I envy you people who find your exercise regimen personally fulfilling. For me it feels an awful lot like three hours a week that I’ll never get back.

What Annoys Jeff this Week?

1. The damned darkness. It’s been said that it’s better to light a candle than curse the darkness. Still, all things considered, I’d rather be home before lighting the candles is necessary. I know it’s that fabulous time of year when the days are getting short and all, but I can’t help but think it would be awfully nice to get home in the afternoon before the photovoltaic sensors crank on the outdoor lights for the night. Plenty of daylight while I’m driving to the office in the morning is nice and all, but while I’m sitting in cubicle hell, it doesn’t make a lick of difference to me whether it’s blue skies and sunny or pitch black out there. Having an hour or two of daylight at the end of shift, though, would make all the difference in the world. You can keep Christmas. The winter holiday I’m most looking forward to at this point is the solstice.

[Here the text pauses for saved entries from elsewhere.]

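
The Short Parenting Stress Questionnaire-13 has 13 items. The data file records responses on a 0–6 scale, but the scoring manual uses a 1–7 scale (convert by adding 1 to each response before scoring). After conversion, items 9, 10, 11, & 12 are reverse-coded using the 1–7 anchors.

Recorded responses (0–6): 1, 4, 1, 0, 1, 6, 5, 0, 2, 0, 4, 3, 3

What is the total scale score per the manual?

49

Convert to 1–7: 2, 5, 2, 1, 2, 7, 6, 1, 3, 1, 5, 4, 4
Reverse-coded (reverse-coded value = 8 − response):
  item 9: 8 − 3 = 5
  item 10: 8 − 1 = 7
  item 11: 8 − 5 = 3
  item 12: 8 − 4 = 4
Scored: 2, 5, 2, 1, 2, 7, 6, 1, 5, 7, 3, 4, 4
Total = 49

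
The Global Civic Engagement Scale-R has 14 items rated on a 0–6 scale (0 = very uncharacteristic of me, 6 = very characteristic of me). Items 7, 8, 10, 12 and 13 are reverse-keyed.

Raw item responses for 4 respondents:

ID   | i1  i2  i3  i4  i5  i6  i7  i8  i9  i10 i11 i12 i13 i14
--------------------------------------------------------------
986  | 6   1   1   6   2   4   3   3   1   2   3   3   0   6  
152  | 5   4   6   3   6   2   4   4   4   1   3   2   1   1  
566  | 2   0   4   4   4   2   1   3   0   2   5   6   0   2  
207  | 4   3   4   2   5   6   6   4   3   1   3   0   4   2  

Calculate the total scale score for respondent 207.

47

Respondent 207 raw: 4, 3, 4, 2, 5, 6, 6, 4, 3, 1, 3, 0, 4, 2.
Reverse-coded (reversed = (0+6) − raw = 6 − raw):
  item 1: 4
  item 2: 3
  item 3: 4
  item 4: 2
  item 5: 5
  item 6: 6
  item 7: 6 − 6 = 0
  item 8: 6 − 4 = 2
  item 9: 3
  item 10: 6 − 1 = 5
  item 11: 3
  item 12: 6 − 0 = 6
  item 13: 6 − 4 = 2
  item 14: 2
Sum = 4 + 3 + 4 + 2 + 5 + 6 + 0 + 2 + 3 + 5 + 3 + 6 + 2 + 2 = 47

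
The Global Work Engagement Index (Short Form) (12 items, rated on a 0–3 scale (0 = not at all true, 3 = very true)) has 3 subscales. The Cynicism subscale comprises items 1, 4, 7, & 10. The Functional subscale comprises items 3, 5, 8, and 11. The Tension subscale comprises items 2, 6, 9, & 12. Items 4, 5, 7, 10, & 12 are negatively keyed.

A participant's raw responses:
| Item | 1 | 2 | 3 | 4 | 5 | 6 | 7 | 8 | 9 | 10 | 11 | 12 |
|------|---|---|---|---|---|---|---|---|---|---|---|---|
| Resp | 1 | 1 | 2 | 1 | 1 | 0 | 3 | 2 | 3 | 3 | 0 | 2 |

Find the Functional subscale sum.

6

Functional items: 3, 5, 8, 11.
Of these, item 5 is negatively keyed; reverse-coded value = 3 − response.
  item 3: 2
  item 5: 3 − 1 = 2
  item 8: 2
  item 11: 0
Sum = 2 + 2 + 2 + 0 = 6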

2. Hand holding. Public displays of affection are fine, what makes me crazy are the allegedly professional members of society who need hand holding through every step of whatever it is they are supposed to be doing. I don’t have the time or the inclination to be your security blanket and dispense constant reassurance that you’re doing good work, or the right thing, or whatever other nonsensical prattle you need to hear multiple times a day to keep your little world from flying out of its orbit. Being a grown ass adult means you get to meet your own needs, not wander around looking for someone to meet them for you… because right now the only thing I can say you need for sure is a punch to the throat. That might not solve your problem, but it would sure as hell solve mine.

3. Everything else. I can’t quite put my finger on what’s causing it, but my general state of being could best be described as “annoyed” for most of the last week. While that may not sound surprising, the truth is actually do my best to ignore, or at least not engage with, most of what goes on around me. Observe it? Absolutely. Interact with it? Only when it’s unavoidable. I find that I’m much more at peace with the world and those in it when I hold the whole ball of wax at arm’s length. This week, though, I wake up pre-annoyed for some reason… although it saves me the trouble of needing to gin up a good level of rage later, it doesn’t exactly contribute to the smooth passage of the days. Sadly, that’s not a problem that can be fixed by the judicious application of more cowbell… unless you duct tape the cowbell to the person annoying you and then play it with a crowbar. That might actually help.